By the Court. — Judgment affirmed.

*783

NOTES

[†] Petition to review denied 10-3-05.

[1] The complaint also named the police officer directing traffic at the intersection, the police department's insurer, and the State of Wisconsin, Department of Health and Social Services. These parties, however, were later dismissed.

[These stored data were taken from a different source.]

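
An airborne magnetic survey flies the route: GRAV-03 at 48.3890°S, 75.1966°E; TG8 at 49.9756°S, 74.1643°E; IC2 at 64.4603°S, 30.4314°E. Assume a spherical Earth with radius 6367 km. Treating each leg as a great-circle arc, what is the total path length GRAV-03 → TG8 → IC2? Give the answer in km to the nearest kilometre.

3188 km

GRAV-03→TG8: c = 0.030091 rad, d = 191.59 km
TG8→IC2: c = 0.470611 rad, d = 2996.38 km
Total = 191.59 + 2996.38 = 3187.97 km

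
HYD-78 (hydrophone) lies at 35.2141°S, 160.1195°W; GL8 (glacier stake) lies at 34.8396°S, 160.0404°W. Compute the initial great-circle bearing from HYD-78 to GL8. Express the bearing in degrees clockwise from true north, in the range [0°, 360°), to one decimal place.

9.8°

Δλ = 0.0791°
y = sin Δλ · cos φ₂ = 0.001133
x = cos φ₁ sin φ₂ − sin φ₁ cos φ₂ cos Δλ = 0.006536
θ = atan2(y, x) = 9.8355° → 9.8355° (mod 360°)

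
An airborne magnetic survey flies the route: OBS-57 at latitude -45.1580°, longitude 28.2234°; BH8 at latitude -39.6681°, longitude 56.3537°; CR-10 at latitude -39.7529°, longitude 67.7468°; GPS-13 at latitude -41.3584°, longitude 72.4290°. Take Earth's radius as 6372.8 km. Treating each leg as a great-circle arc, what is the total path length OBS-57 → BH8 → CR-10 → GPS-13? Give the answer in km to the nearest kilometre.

3784 km

OBS-57→BH8: c = 0.372840 rad, d = 2376.03 km
BH8→CR-10: c = 0.152874 rad, d = 974.23 km
CR-10→GPS-13: c = 0.068106 rad, d = 434.03 km
Total = 2376.03 + 974.23 + 434.03 = 3784.29 km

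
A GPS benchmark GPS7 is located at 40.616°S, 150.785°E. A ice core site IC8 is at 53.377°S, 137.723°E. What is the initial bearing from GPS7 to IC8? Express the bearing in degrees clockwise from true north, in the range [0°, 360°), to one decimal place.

Δλ = -13.0620°
y = sin Δλ · cos φ₂ = -0.134823
x = cos φ₁ sin φ₂ − sin φ₁ cos φ₂ cos Δλ = -0.230933
θ = atan2(y, x) = -149.7228° → 210.2772° (mod 360°)

210.3°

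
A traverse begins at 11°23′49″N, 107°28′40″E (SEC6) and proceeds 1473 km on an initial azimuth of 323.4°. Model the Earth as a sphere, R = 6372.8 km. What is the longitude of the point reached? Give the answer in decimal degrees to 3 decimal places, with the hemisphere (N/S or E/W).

SEC6: φ = +11.39694°, λ = +107.47778°
δ = d/R = 1473/6372.8 = 0.231139 rad
φ₂ = arcsin(sin φ₁ cos δ + cos φ₁ sin δ cos θ)
   = arcsin(0.19761·0.97341 + 0.98028·0.22909·0.80282) = 21.87839°
λ₂ = λ₁ + atan2(sin θ sin δ cos φ₁, cos δ − sin φ₁ sin φ₂) = 99.01379°

99.014°E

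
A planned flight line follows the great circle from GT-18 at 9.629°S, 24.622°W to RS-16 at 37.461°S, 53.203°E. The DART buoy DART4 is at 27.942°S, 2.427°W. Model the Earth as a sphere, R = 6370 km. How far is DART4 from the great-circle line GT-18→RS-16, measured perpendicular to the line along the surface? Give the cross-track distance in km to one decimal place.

406.9 km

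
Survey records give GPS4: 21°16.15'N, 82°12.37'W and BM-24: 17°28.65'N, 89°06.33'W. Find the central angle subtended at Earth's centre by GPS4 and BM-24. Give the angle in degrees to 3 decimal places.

7.531°

GPS4: φ = +21.26917°, λ = -82.20617°
BM-24: φ = +17.47750°, λ = -89.10550°
Δφ = -3.7917°,  Δλ = -6.8993°
a = sin²(Δφ/2) + cos φ₁ cos φ₂ sin²(Δλ/2) = 0.004313
c = 2·arcsin(√a) = 0.131437 rad = 7.5308°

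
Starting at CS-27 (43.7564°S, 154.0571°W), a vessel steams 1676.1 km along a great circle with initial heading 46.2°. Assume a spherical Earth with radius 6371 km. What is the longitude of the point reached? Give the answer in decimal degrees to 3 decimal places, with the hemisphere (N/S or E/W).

141.193°W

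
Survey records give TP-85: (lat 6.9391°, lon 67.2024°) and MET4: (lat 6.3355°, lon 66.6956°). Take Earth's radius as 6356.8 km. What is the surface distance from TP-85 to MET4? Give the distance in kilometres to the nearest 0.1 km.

Δφ = -0.6036°,  Δλ = -0.5068°
a = sin²(Δφ/2) + cos φ₁ cos φ₂ sin²(Δλ/2) = 0.000047
c = 2·arcsin(√a) = 0.013718 rad = 0.7860°
d = R·c = 6356.8 × 0.013718 = 87.2 km

87.2 km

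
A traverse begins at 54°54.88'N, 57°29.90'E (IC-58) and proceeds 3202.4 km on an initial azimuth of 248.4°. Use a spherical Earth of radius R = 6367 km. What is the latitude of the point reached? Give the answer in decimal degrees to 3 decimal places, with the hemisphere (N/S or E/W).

37.949°N

IC-58: φ = +54.91467°, λ = +57.49833°
δ = d/R = 3202.4/6367 = 0.502968 rad
φ₂ = arcsin(sin φ₁ cos δ + cos φ₁ sin δ cos θ)
   = arcsin(0.81830·0.87616 + 0.57480·0.48203·-0.36812) = 37.94900°
λ₂ = λ₁ + atan2(sin θ sin δ cos φ₁, cos δ − sin φ₁ sin φ₂) = 22.86295°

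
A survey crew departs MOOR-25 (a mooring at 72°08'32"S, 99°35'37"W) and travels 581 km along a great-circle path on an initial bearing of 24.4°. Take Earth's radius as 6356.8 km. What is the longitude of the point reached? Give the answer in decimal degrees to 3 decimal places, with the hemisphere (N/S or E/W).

93.993°W

MOOR-25: φ = -72.14222°, λ = -99.59361°
δ = d/R = 581/6356.8 = 0.091398 rad
φ₂ = arcsin(sin φ₁ cos δ + cos φ₁ sin δ cos θ)
   = arcsin(-0.95182·0.99583 + 0.30666·0.09127·0.91068) = -67.27342°
λ₂ = λ₁ + atan2(sin θ sin δ cos φ₁, cos δ − sin φ₁ sin φ₂) = -93.99289°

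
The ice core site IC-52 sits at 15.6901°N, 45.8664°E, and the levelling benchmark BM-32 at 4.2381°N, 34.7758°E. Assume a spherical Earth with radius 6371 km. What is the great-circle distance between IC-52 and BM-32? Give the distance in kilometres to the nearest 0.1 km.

Δφ = -11.4520°,  Δλ = -11.0906°
a = sin²(Δφ/2) + cos φ₁ cos φ₂ sin²(Δλ/2) = 0.018920
c = 2·arcsin(√a) = 0.275972 rad = 15.8121°
d = R·c = 6371 × 0.275972 = 1758.2 km

1758.2 km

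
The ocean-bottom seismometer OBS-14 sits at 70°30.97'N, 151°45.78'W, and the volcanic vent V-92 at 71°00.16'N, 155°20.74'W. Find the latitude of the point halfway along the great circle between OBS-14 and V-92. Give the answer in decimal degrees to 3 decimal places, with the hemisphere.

70.768°N

OBS-14: φ = +70.51617°, λ = -151.76300°
V-92: φ = +71.00267°, λ = -155.34567°
Bx = cos φ₂ cos Δλ = 0.324888,  By = cos φ₂ sin Δλ = -0.020342
φₘ = atan2(sin φ₁ + sin φ₂, √((cos φ₁ + Bx)² + By²)) = 70.76813°
λₘ = λ₁ + atan2(By, cos φ₁ + Bx) = -153.53254°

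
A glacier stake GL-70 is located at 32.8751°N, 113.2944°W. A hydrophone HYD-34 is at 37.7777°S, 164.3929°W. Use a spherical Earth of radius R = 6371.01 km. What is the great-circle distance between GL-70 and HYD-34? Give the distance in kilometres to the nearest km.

Δφ = -70.6528°,  Δλ = -51.0985°
a = sin²(Δφ/2) + cos φ₁ cos φ₂ sin²(Δλ/2) = 0.457829
c = 2·arcsin(√a) = 1.486355 rad = 85.1619°
d = R·c = 6371.01 × 1.486355 = 9469.6 km

9470 km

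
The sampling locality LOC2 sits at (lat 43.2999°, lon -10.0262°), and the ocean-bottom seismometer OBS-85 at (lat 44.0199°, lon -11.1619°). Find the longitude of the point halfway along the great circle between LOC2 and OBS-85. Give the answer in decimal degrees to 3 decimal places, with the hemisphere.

10.591°W

Bx = cos φ₂ cos Δλ = 0.718957,  By = cos φ₂ sin Δλ = -0.014253
φₘ = atan2(sin φ₁ + sin φ₂, √((cos φ₁ + Bx)² + By²)) = 43.66131°
λₘ = λ₁ + atan2(By, cos φ₁ + Bx) = -10.59065°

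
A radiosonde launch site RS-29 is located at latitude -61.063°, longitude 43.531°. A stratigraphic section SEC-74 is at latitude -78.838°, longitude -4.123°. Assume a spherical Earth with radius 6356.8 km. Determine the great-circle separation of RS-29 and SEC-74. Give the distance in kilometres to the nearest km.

2532 km

Δφ = -17.7750°,  Δλ = -47.6540°
a = sin²(Δφ/2) + cos φ₁ cos φ₂ sin²(Δλ/2) = 0.039155
c = 2·arcsin(√a) = 0.398379 rad = 22.8254°
d = R·c = 6356.8 × 0.398379 = 2532.4 km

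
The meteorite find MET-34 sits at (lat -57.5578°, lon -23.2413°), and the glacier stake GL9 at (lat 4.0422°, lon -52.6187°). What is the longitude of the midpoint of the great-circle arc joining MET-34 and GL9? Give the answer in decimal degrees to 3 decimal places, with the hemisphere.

Bx = cos φ₂ cos Δλ = 0.869240,  By = cos φ₂ sin Δλ = -0.489340
φₘ = atan2(sin φ₁ + sin φ₂, √((cos φ₁ + Bx)² + By²)) = -27.45807°
λₘ = λ₁ + atan2(By, cos φ₁ + Bx) = -42.43502°

42.435°W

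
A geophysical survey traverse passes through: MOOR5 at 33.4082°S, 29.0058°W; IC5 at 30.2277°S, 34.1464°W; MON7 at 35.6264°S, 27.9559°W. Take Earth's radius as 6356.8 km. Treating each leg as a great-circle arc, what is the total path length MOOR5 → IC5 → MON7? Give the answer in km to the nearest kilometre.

MOOR5→IC5: c = 0.094283 rad, d = 599.34 km
IC5→MON7: c = 0.130716 rad, d = 830.94 km
Total = 599.34 + 830.94 = 1430.27 km

1430 km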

[2] Wojnowski also points us to Morgan v. Pennsylvania General Insurance Co., 87 Wis. 2d 723, 275 N.W.2d 660 (1979), and Toeller v. Mutual Service Casualty Insurance Co., 115 Wis. 2d 631, 340 N.W.2d 923 (Ct. App. 1983). In both cases, the courts refused to hold, as a matter of law, that a tortfeasor's conduct was not a substantial factor in producing the plaintiff's injuries. See Morgan, 87 Wis. 2d at 736; Toeller, 115 Wis. 2d at 637. These cases, however, are readily distinguished from the matter at hand. First, unlike this case, neither of the cases are successive car accident cases. As a result, Wojnowski's conclusory factual comparisons are strained at best. Further, both Morgan and Toeller generally stand for the legal proposition that where reasonable people could come to different conclusions in answering the cause-in-fact inquiry, the issue must be submitted to the jury. See Morgan, 87 Wis. 2d at 735-36; Toeller, 15 Wis. 2d at 636-37. We do not quarrel with this principle; however, as explained above, it simply does not apply to this case.